Что такое индивидуум? В чем состоит уникаль­ность личности? Все романы стараются дать ответ на этот вопрос. И впрямь, что определяет «меня самого»? Поступки персонажа, его действия? Но ведь действие вырывается из-под власти автора и почти всегда оборачивается против него. Значит, внутренняя жизнь, мысли, скрытые чувства? Но разве человек способен понять самого себя? Могут ли скрытые мысли слу­жить ключом к пониманию его личности? А может быть, человек определяется своим мировоззрением, идеями, Weltanschauung? В этом состоит эстетика Достоевского: его герои вросли в свою собственную весьма своеобразную идеологию, согласно которой они и действуют, руководствуясь прямолинейной логикой. Но у Толстого, в противоположность этому, индиви­дуальная идеология, на которой зиждется уникаль­ность личности, не бывает застывшей: «Степан Арка­дьевич не избирал ни направления, ни взглядов, а эти направления и взгляды сами приходили к нему, точно так же как он не выбирал формы шляпы или сюртука, а брал те, которые носят» (Анна Каренина). Но если индивидуальность мысли не является основой личности индивидуума (если та имеет не больше важнос­ти, чем шляпа), в чем же состоит эта основа?

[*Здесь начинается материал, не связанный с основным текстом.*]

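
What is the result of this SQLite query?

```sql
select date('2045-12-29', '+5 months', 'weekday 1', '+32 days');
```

Adding +5 months to 2045-12-29 gives 2046-05-29.
`weekday 1` advances to the next Monday; 2046-05-29 is a Tuesday, so it moves forward to 2046-06-04.
June 2046 has 30 days; 26 remain after the 4th, so 27 days reach 2046-07-01.
Advancing 5 more days within July lands on 2046-07-06.

2046-07-06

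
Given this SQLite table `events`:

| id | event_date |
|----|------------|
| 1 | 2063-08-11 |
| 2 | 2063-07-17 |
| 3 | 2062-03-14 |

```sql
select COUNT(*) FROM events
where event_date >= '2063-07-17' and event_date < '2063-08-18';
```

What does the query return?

Rows in [2063-07-17, 2063-08-18): 2063-08-11, 2063-07-17 → 2 rows.

2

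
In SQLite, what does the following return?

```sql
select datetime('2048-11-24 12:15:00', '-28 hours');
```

-28 hours from 2048-11-24 12:15:00 is 2048-11-23 08:15:00 (crosses midnight).

2048-11-23 08:15:00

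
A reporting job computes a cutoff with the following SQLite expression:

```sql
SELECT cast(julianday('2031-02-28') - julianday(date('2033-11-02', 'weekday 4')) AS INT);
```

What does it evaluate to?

-979

`weekday 4` advances to the next Thursday; 2033-11-02 is a Wednesday, so it moves forward to 2033-11-03.
0 days remain in February 2031 after the 28th (28 − 28).
Full months from March 2031 through October 2033 contribute their day counts.
Then 3 days into November 2033.
Total: 0 + 31 + 30 + 31 + 30 + 31 + 31 + 30 + 31 + 30 + 31 + 31 + 29 + 31 + 30 + 31 + 30 + 31 + 31 + 30 + 31 + 30 + 31 + 31 + 28 + 31 + 30 + 31 + 30 + 31 + 31 + 30 + 31 + 3 = 979.
The subtraction is earlier − later, so the result is −979 → -979.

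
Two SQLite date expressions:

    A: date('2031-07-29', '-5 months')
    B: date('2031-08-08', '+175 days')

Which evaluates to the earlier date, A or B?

A

A = 2031-03-01.
B = 2032-01-30.
A is earlier.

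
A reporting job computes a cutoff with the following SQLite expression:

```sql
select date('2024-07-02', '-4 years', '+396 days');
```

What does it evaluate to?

Adding -4 years to 2024-07-02 gives 2020-07-02.
Applying '+396 days' to 2020-07-02: counting 396 days forward gives 2021-08-02.

2021-08-02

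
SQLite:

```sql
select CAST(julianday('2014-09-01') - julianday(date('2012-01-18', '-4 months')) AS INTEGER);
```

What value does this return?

1079

Adding -4 months to 2012-01-18 gives 2011-09-18.
12 days remain in September 2011 after the 18th (30 − 18).
Full months from October 2011 through August 2014 contribute their day counts.
Then 1 day into September 2014.
Total: 12 + 31 + 30 + 31 + 31 + 29 + 31 + 30 + 31 + 30 + 31 + 31 + 30 + 31 + 30 + 31 + 31 + 28 + 31 + 30 + 31 + 30 + 31 + 31 + 30 + 31 + 30 + 31 + 31 + 28 + 31 + 30 + 31 + 30 + 31 + 31 + 1 = 1079.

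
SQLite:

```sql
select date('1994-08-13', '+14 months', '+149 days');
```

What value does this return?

1996-03-10

Adding +14 months to 1994-08-13 gives 1995-10-13.
Applying '+149 days' to 1995-10-13: counting 149 days forward gives 1996-03-10.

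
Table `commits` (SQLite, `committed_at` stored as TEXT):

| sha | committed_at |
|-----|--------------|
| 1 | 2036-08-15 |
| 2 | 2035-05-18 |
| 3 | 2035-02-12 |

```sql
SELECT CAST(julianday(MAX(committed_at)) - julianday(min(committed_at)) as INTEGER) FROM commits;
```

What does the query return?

550

MIN = 2035-02-12, MAX = 2036-08-15.
16 days remain in February 2035 after the 12th (28 − 12).
Full months from March 2035 through July 2036 contribute their day counts.
Then 15 days into August 2036.
Total: 16 + 31 + 30 + 31 + 30 + 31 + 31 + 30 + 31 + 30 + 31 + 31 + 29 + 31 + 30 + 31 + 30 + 31 + 15 = 550.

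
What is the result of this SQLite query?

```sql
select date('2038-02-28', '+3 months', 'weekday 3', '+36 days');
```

2038-07-08

Adding +3 months to 2038-02-28 gives 2038-05-28.
`weekday 3` advances to the next Wednesday; 2038-05-28 is a Friday, so it moves forward to 2038-06-02.
June 2038 has 30 days; 28 remain after the 2nd, so 29 days reach 2038-07-01.
Advancing 7 more days within July lands on 2038-07-08.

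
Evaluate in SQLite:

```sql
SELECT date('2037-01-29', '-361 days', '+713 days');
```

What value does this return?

Applying '-361 days' to 2037-01-29: counting 361 days back gives 2036-02-03.
Applying '+713 days' to 2036-02-03: counting 713 days forward gives 2038-01-16.

2038-01-16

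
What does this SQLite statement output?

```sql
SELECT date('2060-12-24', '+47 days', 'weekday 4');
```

Applying '+47 days' to 2060-12-24: counting 47 days forward gives 2061-02-09.
`weekday 4` advances to the next Thursday; 2061-02-09 is a Wednesday, so it moves forward to 2061-02-10.

2061-02-10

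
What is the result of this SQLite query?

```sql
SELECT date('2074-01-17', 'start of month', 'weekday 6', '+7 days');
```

2074-01-13

`start of month` rewinds 2074-01-17 to 2074-01-01.
`weekday 6` advances to the next Saturday; 2074-01-01 is a Monday, so it moves forward to 2074-01-06.
Advancing 7 more days within January lands on 2074-01-13.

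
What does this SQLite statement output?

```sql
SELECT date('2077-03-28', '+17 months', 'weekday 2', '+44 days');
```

2078-10-13

Adding +17 months to 2077-03-28 gives 2078-08-28.
`weekday 2` advances to the next Tuesday; 2078-08-28 is a Sunday, so it moves forward to 2078-08-30.
Applying '+44 days' to 2078-08-30: counting 44 days forward gives 2078-10-13.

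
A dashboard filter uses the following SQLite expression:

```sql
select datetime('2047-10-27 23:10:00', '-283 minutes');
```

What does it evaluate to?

2047-10-27 18:27:00

283 minutes = 4h 43m; -283 minutes from 2047-10-27 23:10:00 is 2047-10-27 18:27:00.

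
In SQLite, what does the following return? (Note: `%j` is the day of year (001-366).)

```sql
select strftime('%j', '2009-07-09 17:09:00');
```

Day-of-year for 2009-07-09: days since 2009-01-01 inclusive = 190, zero-padded to 190.

190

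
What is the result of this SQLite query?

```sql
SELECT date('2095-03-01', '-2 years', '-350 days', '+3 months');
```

2092-06-16

Adding -2 years to 2095-03-01 gives 2093-03-01.
Applying '-350 days' to 2093-03-01: counting 350 days back gives 2092-03-16.
Adding +3 months to 2092-03-16 gives 2092-06-16.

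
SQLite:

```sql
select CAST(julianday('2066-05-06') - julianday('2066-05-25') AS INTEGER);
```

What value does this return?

Both dates are in May 2066: 25 − 6 = 19.
The subtraction is earlier − later, so the result is −19 → -19.

-19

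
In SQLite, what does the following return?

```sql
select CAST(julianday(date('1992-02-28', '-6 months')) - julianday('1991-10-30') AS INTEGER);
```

Adding -6 months to 1992-02-28 gives 1991-08-28.
3 days remain in August 1991 after the 28th (31 − 28).
September 1991: 30 days.
Then 30 days into October 1991.
Total: 3 + 30 + 30 = 63.
The subtraction is earlier − later, so the result is −63 → -63.

-63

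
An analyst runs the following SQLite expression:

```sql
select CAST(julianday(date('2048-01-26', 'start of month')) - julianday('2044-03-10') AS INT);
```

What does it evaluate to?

`start of month` rewinds 2048-01-26 to 2048-01-01.
21 days remain in March 2044 after the 10th (31 − 10).
Full months from April 2044 through December 2047 contribute their day counts.
Then 1 day into January 2048.
Total: 21 + 30 + 31 + 30 + 31 + 31 + 30 + 31 + 30 + 31 + 31 + 28 + 31 + 30 + 31 + 30 + 31 + 31 + 30 + 31 + 30 + 31 + 31 + 28 + 31 + 30 + 31 + 30 + 31 + 31 + 30 + 31 + 30 + 31 + 31 + 28 + 31 + 30 + 31 + 30 + 31 + 31 + 30 + 31 + 30 + 31 + 1 = 1392.

1392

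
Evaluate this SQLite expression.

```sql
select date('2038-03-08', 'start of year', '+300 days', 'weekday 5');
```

`start of year` rewinds 2038-03-08 to 2038-01-01.
Applying '+300 days' to 2038-01-01: counting 300 days forward gives 2038-10-28.
`weekday 5` advances to the next Friday; 2038-10-28 is a Thursday, so it moves forward to 2038-10-29.

2038-10-29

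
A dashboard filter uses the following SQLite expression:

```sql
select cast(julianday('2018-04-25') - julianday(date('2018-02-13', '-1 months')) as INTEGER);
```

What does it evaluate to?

102

Adding -1 month to 2018-02-13 gives 2018-01-13.
18 days remain in January 2018 after the 13th (31 − 13).
February 2018: 28 days.
March 2018: 31 days.
Then 25 days into April 2018.
Total: 18 + 28 + 31 + 25 = 102.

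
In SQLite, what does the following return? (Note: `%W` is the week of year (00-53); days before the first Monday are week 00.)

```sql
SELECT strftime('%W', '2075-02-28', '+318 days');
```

First apply '+318 days': 2075-02-28 → 2076-01-12.
2076-01-12 is a Sunday. SQLite's %W counts Mondays since the year started; the result is 01.

01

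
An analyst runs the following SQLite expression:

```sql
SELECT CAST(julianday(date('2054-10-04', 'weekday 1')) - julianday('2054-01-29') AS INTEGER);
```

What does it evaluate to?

249

`weekday 1` advances to the next Monday; 2054-10-04 is a Sunday, so it moves forward to 2054-10-05.
2 days remain in January 2054 after the 29th (31 − 29).
Full months from February 2054 through September 2054 contribute their day counts.
Then 5 days into October 2054.
Total: 2 + 28 + 31 + 30 + 31 + 30 + 31 + 31 + 30 + 5 = 249.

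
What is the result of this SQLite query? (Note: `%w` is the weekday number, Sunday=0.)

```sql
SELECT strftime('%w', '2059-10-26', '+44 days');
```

First apply '+44 days': 2059-10-26 → 2059-12-09.
2059-12-09 is a Tuesday; with Sunday=0 that is 2.

2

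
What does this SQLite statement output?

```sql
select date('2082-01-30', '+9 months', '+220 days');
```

Adding +9 months to 2082-01-30 gives 2082-10-30.
Applying '+220 days' to 2082-10-30: counting 220 days forward gives 2083-06-07.

2083-06-07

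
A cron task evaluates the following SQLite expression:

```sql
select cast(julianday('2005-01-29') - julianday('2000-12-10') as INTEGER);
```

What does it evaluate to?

1511

21 days remain in December 2000 after the 10th (31 − 10).
Full months from January 2001 through December 2004 contribute their day counts.
Then 29 days into January 2005.
Total: 21 + 31 + 28 + 31 + 30 + 31 + 30 + 31 + 31 + 30 + 31 + 30 + 31 + 31 + 28 + 31 + 30 + 31 + 30 + 31 + 31 + 30 + 31 + 30 + 31 + 31 + 28 + 31 + 30 + 31 + 30 + 31 + 31 + 30 + 31 + 30 + 31 + 31 + 29 + 31 + 30 + 31 + 30 + 31 + 31 + 30 + 31 + 30 + 31 + 29 = 1511.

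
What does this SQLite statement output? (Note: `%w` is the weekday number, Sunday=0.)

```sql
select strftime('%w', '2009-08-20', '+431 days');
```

First apply '+431 days': 2009-08-20 → 2010-10-25.
2010-10-25 is a Monday; with Sunday=0 that is 1.

1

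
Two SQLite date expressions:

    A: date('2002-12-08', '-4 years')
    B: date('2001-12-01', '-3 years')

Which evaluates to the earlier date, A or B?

B

A = 1998-12-08.
B = 1998-12-01.
B is earlier.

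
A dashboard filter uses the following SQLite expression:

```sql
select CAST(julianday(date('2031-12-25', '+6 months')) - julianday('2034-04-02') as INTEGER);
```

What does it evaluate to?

Adding +6 months to 2031-12-25 gives 2032-06-25.
5 days remain in June 2032 after the 25th (30 − 25).
Full months from July 2032 through March 2034 contribute their day counts.
Then 2 days into April 2034.
Total: 5 + 31 + 31 + 30 + 31 + 30 + 31 + 31 + 28 + 31 + 30 + 31 + 30 + 31 + 31 + 30 + 31 + 30 + 31 + 31 + 28 + 31 + 2 = 646.
The subtraction is earlier − later, so the result is −646 → -646.

-646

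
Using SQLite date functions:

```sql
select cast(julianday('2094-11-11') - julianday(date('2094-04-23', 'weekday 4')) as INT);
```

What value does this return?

`weekday 4` advances to the next Thursday; 2094-04-23 is a Friday, so it moves forward to 2094-04-29.
1 day remains in April 2094 after the 29th (30 − 29).
Full months from May 2094 through October 2094 contribute their day counts.
Then 11 days into November 2094.
Total: 1 + 31 + 30 + 31 + 31 + 30 + 31 + 11 = 196.

196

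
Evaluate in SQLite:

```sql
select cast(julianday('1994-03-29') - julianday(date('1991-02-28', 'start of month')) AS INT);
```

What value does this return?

1152

`start of month` rewinds 1991-02-28 to 1991-02-01.
27 days remain in February 1991 after the 1st (28 − 1).
Full months from March 1991 through February 1994 contribute their day counts.
Then 29 days into March 1994.
Total: 27 + 31 + 30 + 31 + 30 + 31 + 31 + 30 + 31 + 30 + 31 + 31 + 29 + 31 + 30 + 31 + 30 + 31 + 31 + 30 + 31 + 30 + 31 + 31 + 28 + 31 + 30 + 31 + 30 + 31 + 31 + 30 + 31 + 30 + 31 + 31 + 28 + 29 = 1152.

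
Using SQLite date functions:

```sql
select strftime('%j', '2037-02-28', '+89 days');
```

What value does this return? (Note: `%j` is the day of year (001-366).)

148

First apply '+89 days': 2037-02-28 → 2037-05-28.
Day-of-year for 2037-05-28: days since 2037-01-01 inclusive = 148, zero-padded to 148.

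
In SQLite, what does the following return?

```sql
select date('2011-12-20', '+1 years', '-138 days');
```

Adding +1 year to 2011-12-20 gives 2012-12-20.
Applying '-138 days' to 2012-12-20: counting 138 days back gives 2012-08-04.

2012-08-04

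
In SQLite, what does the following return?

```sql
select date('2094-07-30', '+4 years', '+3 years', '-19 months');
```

2099-12-30

Adding +4 years to 2094-07-30 gives 2098-07-30.
Adding +3 years to 2098-07-30 gives 2101-07-30.
Adding -19 months to 2101-07-30 gives 2099-12-30.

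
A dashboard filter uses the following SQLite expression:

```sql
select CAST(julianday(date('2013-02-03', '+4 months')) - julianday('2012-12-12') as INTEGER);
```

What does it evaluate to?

Adding +4 months to 2013-02-03 gives 2013-06-03.
19 days remain in December 2012 after the 12th (31 − 12).
January 2013: 31 days.
February 2013: 28 days.
March 2013: 31 days.
April 2013: 30 days.
May 2013: 31 days.
Then 3 days into June 2013.
Total: 19 + 31 + 28 + 31 + 30 + 31 + 3 = 173.

173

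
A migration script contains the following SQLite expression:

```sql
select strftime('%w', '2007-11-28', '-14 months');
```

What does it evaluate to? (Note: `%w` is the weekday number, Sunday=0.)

First apply '-14 months': 2007-11-28 → 2006-09-28.
2006-09-28 is a Thursday; with Sunday=0 that is 4.

4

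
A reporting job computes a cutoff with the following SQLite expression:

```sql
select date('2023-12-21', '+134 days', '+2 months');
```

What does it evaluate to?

Applying '+134 days' to 2023-12-21: counting 134 days forward gives 2024-05-03.
Adding +2 months to 2024-05-03 gives 2024-07-03.

2024-07-03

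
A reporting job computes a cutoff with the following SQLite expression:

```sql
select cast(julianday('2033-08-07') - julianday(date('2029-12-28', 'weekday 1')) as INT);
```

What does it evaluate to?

`weekday 1` advances to the next Monday; 2029-12-28 is a Friday, so it moves forward to 2029-12-31.
0 days remain in December 2029 after the 31st (31 − 31).
Full months from January 2030 through July 2033 contribute their day counts.
Then 7 days into August 2033.
Total: 0 + 31 + 28 + 31 + 30 + 31 + 30 + 31 + 31 + 30 + 31 + 30 + 31 + 31 + 28 + 31 + 30 + 31 + 30 + 31 + 31 + 30 + 31 + 30 + 31 + 31 + 29 + 31 + 30 + 31 + 30 + 31 + 31 + 30 + 31 + 30 + 31 + 31 + 28 + 31 + 30 + 31 + 30 + 31 + 7 = 1315.

1315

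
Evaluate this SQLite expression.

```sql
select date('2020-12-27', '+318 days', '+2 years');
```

Applying '+318 days' to 2020-12-27: counting 318 days forward gives 2021-11-10.
Adding +2 years to 2021-11-10 gives 2023-11-10.

2023-11-10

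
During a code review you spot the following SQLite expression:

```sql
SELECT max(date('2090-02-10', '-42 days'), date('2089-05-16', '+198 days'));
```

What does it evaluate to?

date('2090-02-10', '-42 days') → 2089-12-30.
date('2089-05-16', '+198 days') → 2089-11-30.
Later of the two is 2089-12-30.

2089-12-30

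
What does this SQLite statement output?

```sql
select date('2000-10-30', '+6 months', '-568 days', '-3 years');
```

Adding +6 months to 2000-10-30 gives 2001-04-30.
Applying '-568 days' to 2001-04-30: counting 568 days back gives 1999-10-10.
Adding -3 years to 1999-10-10 gives 1996-10-10.

1996-10-10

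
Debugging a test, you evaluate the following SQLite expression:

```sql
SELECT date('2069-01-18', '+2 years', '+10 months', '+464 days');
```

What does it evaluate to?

Adding +2 years to 2069-01-18 gives 2071-01-18.
Adding +10 months to 2071-01-18 gives 2071-11-18.
Applying '+464 days' to 2071-11-18: counting 464 days forward gives 2073-02-24.

2073-02-24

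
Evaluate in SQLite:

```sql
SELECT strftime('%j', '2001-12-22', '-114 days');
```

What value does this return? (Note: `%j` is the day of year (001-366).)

242

First apply '-114 days': 2001-12-22 → 2001-08-30.
Day-of-year for 2001-08-30: days since 2001-01-01 inclusive = 242, zero-padded to 242.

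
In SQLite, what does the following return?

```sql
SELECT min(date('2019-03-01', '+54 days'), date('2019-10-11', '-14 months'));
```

2018-08-11

date('2019-03-01', '+54 days') → 2019-04-24.
date('2019-10-11', '-14 months') → 2018-08-11.
Earlier of the two is 2018-08-11.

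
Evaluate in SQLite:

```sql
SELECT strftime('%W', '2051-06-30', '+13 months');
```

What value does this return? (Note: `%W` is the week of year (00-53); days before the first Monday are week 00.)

First apply '+13 months': 2051-06-30 → 2052-07-30.
2052-07-30 is a Tuesday. SQLite's %W counts Mondays since the year started; the result is 31.

31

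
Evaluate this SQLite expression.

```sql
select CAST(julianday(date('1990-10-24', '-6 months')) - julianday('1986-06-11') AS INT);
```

Adding -6 months to 1990-10-24 gives 1990-04-24.
19 days remain in June 1986 after the 11th (30 − 11).
Full months from July 1986 through March 1990 contribute their day counts.
Then 24 days into April 1990.
Total: 19 + 31 + 31 + 30 + 31 + 30 + 31 + 31 + 28 + 31 + 30 + 31 + 30 + 31 + 31 + 30 + 31 + 30 + 31 + 31 + 29 + 31 + 30 + 31 + 30 + 31 + 31 + 30 + 31 + 30 + 31 + 31 + 28 + 31 + 30 + 31 + 30 + 31 + 31 + 30 + 31 + 30 + 31 + 31 + 28 + 31 + 24 = 1413.

1413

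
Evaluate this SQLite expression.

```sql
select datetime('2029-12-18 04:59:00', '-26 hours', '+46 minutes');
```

2029-12-17 03:45:00

-26 hours from 2029-12-18 04:59:00 is 2029-12-17 02:59:00 (crosses midnight).
+46 minutes from 2029-12-17 02:59:00 is 2029-12-17 03:45:00.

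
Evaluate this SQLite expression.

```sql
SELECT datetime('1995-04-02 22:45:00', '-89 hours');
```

-89 hours from 1995-04-02 22:45:00 is 1995-03-30 05:45:00 (crosses midnight).

1995-03-30 05:45:00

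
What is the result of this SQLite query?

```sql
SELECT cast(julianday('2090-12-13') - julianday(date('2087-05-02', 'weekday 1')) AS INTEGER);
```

`weekday 1` advances to the next Monday; 2087-05-02 is a Friday, so it moves forward to 2087-05-05.
26 days remain in May 2087 after the 5th (31 − 5).
Full months from June 2087 through November 2090 contribute their day counts.
Then 13 days into December 2090.
Total: 26 + 30 + 31 + 31 + 30 + 31 + 30 + 31 + 31 + 29 + 31 + 30 + 31 + 30 + 31 + 31 + 30 + 31 + 30 + 31 + 31 + 28 + 31 + 30 + 31 + 30 + 31 + 31 + 30 + 31 + 30 + 31 + 31 + 28 + 31 + 30 + 31 + 30 + 31 + 31 + 30 + 31 + 30 + 13 = 1318.

1318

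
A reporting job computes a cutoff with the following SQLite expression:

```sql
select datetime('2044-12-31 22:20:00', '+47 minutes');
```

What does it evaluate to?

+47 minutes from 2044-12-31 22:20:00 is 2044-12-31 23:07:00.

2044-12-31 23:07:00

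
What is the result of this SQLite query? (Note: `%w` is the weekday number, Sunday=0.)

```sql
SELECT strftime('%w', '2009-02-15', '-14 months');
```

First apply '-14 months': 2009-02-15 → 2007-12-15.
2007-12-15 is a Saturday; with Sunday=0 that is 6.

6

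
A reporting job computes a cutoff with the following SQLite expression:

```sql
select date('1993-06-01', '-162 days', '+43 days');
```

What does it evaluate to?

Applying '-162 days' to 1993-06-01: counting 162 days back gives 1992-12-21.
Applying '+43 days' to 1992-12-21: counting 43 days forward gives 1993-02-02.

1993-02-02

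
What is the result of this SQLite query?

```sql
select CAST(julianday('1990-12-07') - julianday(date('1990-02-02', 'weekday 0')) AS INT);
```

`weekday 0` advances to the next Sunday; 1990-02-02 is a Friday, so it moves forward to 1990-02-04.
24 days remain in February 1990 after the 4th (28 − 4).
Full months from March 1990 through November 1990 contribute their day counts.
Then 7 days into December 1990.
Total: 24 + 31 + 30 + 31 + 30 + 31 + 31 + 30 + 31 + 30 + 7 = 306.

306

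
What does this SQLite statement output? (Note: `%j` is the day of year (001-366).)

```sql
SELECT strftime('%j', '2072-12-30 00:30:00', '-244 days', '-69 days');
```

First apply '-244 days', '-69 days': 2072-12-30 00:30:00 → 2072-02-21 00:30:00.
Day-of-year for 2072-02-21: days since 2072-01-01 inclusive = 52, zero-padded to 052.

052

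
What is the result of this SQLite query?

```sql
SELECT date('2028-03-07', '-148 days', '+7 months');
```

Applying '-148 days' to 2028-03-07: counting 148 days back gives 2027-10-11.
Adding +7 months to 2027-10-11 gives 2028-05-11.

2028-05-11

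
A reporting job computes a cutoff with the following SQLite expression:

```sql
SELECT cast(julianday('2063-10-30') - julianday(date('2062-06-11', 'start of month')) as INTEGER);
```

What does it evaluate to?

`start of month` rewinds 2062-06-11 to 2062-06-01.
29 days remain in June 2062 after the 1st (30 − 1).
Full months from July 2062 through September 2063 contribute their day counts.
Then 30 days into October 2063.
Total: 29 + 31 + 31 + 30 + 31 + 30 + 31 + 31 + 28 + 31 + 30 + 31 + 30 + 31 + 31 + 30 + 30 = 516.

516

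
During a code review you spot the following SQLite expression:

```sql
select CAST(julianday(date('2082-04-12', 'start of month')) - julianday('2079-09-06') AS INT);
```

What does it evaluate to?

`start of month` rewinds 2082-04-12 to 2082-04-01.
24 days remain in September 2079 after the 6th (30 − 6).
Full months from October 2079 through March 2082 contribute their day counts.
Then 1 day into April 2082.
Total: 24 + 31 + 30 + 31 + 31 + 29 + 31 + 30 + 31 + 30 + 31 + 31 + 30 + 31 + 30 + 31 + 31 + 28 + 31 + 30 + 31 + 30 + 31 + 31 + 30 + 31 + 30 + 31 + 31 + 28 + 31 + 1 = 938.

938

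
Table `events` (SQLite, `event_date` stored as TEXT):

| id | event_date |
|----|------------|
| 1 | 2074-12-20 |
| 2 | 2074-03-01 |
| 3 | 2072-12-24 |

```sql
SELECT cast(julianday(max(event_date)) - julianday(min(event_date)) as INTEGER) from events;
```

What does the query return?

MIN = 2072-12-24, MAX = 2074-12-20.
7 days remain in December 2072 after the 24th (31 − 24).
Full months from January 2073 through November 2074 contribute their day counts.
Then 20 days into December 2074.
Total: 7 + 31 + 28 + 31 + 30 + 31 + 30 + 31 + 31 + 30 + 31 + 30 + 31 + 31 + 28 + 31 + 30 + 31 + 30 + 31 + 31 + 30 + 31 + 30 + 20 = 726.

726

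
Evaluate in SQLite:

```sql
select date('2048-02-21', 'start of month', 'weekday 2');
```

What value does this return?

`start of month` rewinds 2048-02-21 to 2048-02-01.
`weekday 2` advances to the next Tuesday; 2048-02-01 is a Saturday, so it moves forward to 2048-02-04.

2048-02-04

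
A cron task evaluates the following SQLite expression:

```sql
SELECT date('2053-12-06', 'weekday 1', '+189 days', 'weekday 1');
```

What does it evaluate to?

`weekday 1` advances to the next Monday; 2053-12-06 is a Saturday, so it moves forward to 2053-12-08.
Applying '+189 days' to 2053-12-08: counting 189 days forward gives 2054-06-15.
`weekday 1` advances to the next Monday; 2054-06-15 is already a Monday, so it stays at 2054-06-15.

2054-06-15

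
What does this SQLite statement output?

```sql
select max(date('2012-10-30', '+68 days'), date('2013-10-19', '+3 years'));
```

date('2012-10-30', '+68 days') → 2013-01-06.
date('2013-10-19', '+3 years') → 2016-10-19.
Later of the two is 2016-10-19.

2016-10-19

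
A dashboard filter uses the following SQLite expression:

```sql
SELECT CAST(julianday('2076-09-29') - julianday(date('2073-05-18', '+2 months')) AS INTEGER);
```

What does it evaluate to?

1169

Adding +2 months to 2073-05-18 gives 2073-07-18.
13 days remain in July 2073 after the 18th (31 − 18).
Full months from August 2073 through August 2076 contribute their day counts.
Then 29 days into September 2076.
Total: 13 + 31 + 30 + 31 + 30 + 31 + 31 + 28 + 31 + 30 + 31 + 30 + 31 + 31 + 30 + 31 + 30 + 31 + 31 + 28 + 31 + 30 + 31 + 30 + 31 + 31 + 30 + 31 + 30 + 31 + 31 + 29 + 31 + 30 + 31 + 30 + 31 + 31 + 29 = 1169.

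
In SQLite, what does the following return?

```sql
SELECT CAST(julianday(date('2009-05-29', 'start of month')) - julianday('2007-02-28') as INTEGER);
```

793

`start of month` rewinds 2009-05-29 to 2009-05-01.
0 days remain in February 2007 after the 28th (28 − 28).
Full months from March 2007 through April 2009 contribute their day counts.
Then 1 day into May 2009.
Total: 0 + 31 + 30 + 31 + 30 + 31 + 31 + 30 + 31 + 30 + 31 + 31 + 29 + 31 + 30 + 31 + 30 + 31 + 31 + 30 + 31 + 30 + 31 + 31 + 28 + 31 + 30 + 1 = 793.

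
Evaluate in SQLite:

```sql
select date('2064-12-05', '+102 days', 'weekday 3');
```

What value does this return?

Applying '+102 days' to 2064-12-05: counting 102 days forward gives 2065-03-17.
`weekday 3` advances to the next Wednesday; 2065-03-17 is a Tuesday, so it moves forward to 2065-03-18.

2065-03-18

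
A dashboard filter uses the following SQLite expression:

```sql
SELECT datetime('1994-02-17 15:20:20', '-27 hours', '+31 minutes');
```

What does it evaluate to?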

Томас Манн внес весьма ценный вклад в эти бес­конечные изыскания: мы думаем, что мы действуем, мы думаем, что мы думаем, но на самом деле кто-то другой или другие думают и действуют внутри нас.


Древние привычки, архетипы, ставшие мифами, переходя от одного поколения к другому, приобретают огромную притягательную силу и с тех пор телеме­ханически управляют нами из «колодца прошлого» (по выражению Манна).


Манн: «Разве человеческое „я" — это вообще нечто замкнутое, строго очерченное, не выходящее из четких границ плоти и времени? Разве многие элементы этого „я" не принадлежали миру, который ему предшество­вал и находится вне его?.. Различие между сознанием вообще и индивидуальным сознанием далеко не всег­да занимало умы в такой большой мере, как в том „се­годня"....» И далее: «Мы оказались бы свидетелями яв­ления, которое проще всего было бы определить как подражание или продолжение, жизненная концепция, согласно которой каждый человек исполняет свою роль, воссоздавая определенные заданные формы, оп­ределенные мифические схемы, установленные предками, и тем самым позволяет им перевоплощаться».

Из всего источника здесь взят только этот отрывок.